Vuzix’s latest headset, the Wrap 310, looks more like a pair of sunglasses than the Geordi La Forge headbands that preceded it or the prototypical “range hoods’’ that the MIT kids were sporting around campus a few years ago.

The Wrap 310 (due this fall, for about $250) will come with a choice of lens colors. You will be able to focus each of its lenses for viewing video, without your prescription glasses.

As with hearing aids that resemble earrings, there will soon be a big market for eyewear based on the Wrap 310. Seniors will be likelier to use the assisted-cognition AR apps that AI experts are developing - to help them remember names and faces, among other things - if they can view the apps in something more attractive than “cataract sunglasses.’’

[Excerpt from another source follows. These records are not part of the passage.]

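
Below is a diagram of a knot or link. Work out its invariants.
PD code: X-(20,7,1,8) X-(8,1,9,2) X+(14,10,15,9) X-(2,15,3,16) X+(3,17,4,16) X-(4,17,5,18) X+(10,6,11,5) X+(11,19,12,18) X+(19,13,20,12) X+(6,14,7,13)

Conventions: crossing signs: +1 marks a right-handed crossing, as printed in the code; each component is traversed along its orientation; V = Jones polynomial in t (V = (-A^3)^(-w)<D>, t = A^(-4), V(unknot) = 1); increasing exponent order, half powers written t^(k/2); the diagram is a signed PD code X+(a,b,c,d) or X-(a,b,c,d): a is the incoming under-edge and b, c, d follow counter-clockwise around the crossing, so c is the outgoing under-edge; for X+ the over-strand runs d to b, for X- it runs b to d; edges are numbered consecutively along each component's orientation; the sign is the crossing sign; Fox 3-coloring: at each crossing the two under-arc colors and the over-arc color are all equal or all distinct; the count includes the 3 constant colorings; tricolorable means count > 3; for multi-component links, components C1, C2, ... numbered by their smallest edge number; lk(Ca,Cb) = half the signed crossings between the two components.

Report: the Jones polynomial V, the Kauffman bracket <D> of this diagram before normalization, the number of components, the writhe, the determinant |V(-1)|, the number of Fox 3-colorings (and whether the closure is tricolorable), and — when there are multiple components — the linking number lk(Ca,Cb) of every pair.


V = -t^-1 + 2 - t + 2t^2 - t^3 + t^4 - t^5
<D> = -A^-14 + A^-10 - A^-6 + 2A^-2 - A^2 + 2A^6 - A^10 (w = +2)
1 component over 10 crossings, w = +2
9 Fox colorings among 3^10, |V(-1)| = 9: tricolorable
why: V spans 6 powers of t: at least 6 crossings in any diagram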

Vuzix is not billing the Wrap 310 as an AR headset. Rather, it says the device is ideal for watching movies in public “without attracting stares.’’ (It connects to the iPhone and other media players.)

But Vuzix sees its future in AR. The company this fall also plans to release a clip-on USB camera, the CamAR, for use in real and virtual spaces with the Wrap and other Vuzix headsets.

Since the Wrap 310 connects to the iPhone and other hand-held devices, you should be able to use the headset to explore existing AR apps.

With Wikitude (www.wikitude.org), for example, you can instantly read factoids about a landmark that your phone’s camera is pointing at. Another app, TwittAround, shows tweets that are being generated nearby and indicates the directions from which they are originating.

Mobile phones

From Nokia, a cellphone with a twist

Verizon Wireless last week released the Nokia 7705 Twist, a pretty (and pretty small) square phone that fans out to reveal a full keypad.

The keypad has hot buttons for quick access to music, mail, and the Web. The phone also has a handy post-to-blog function, for photobloggers and perhaps for typists who are quick with tiny keys.

The Twist has a changeable faceplate, if you prefer purple to black, for example. It also has a 3-megapixel camera.

That somehow strikes me as impressive for a phone which, when folded, measures less than 2 3/4 inches by 2 3/4 inches, and a little more than a half-inch thick. To use the camera, you must open the phone.

The cutest thing about the Twist is its programmable Contact Light Ring, a mood ring of sorts that glows in six colors, to identify callers.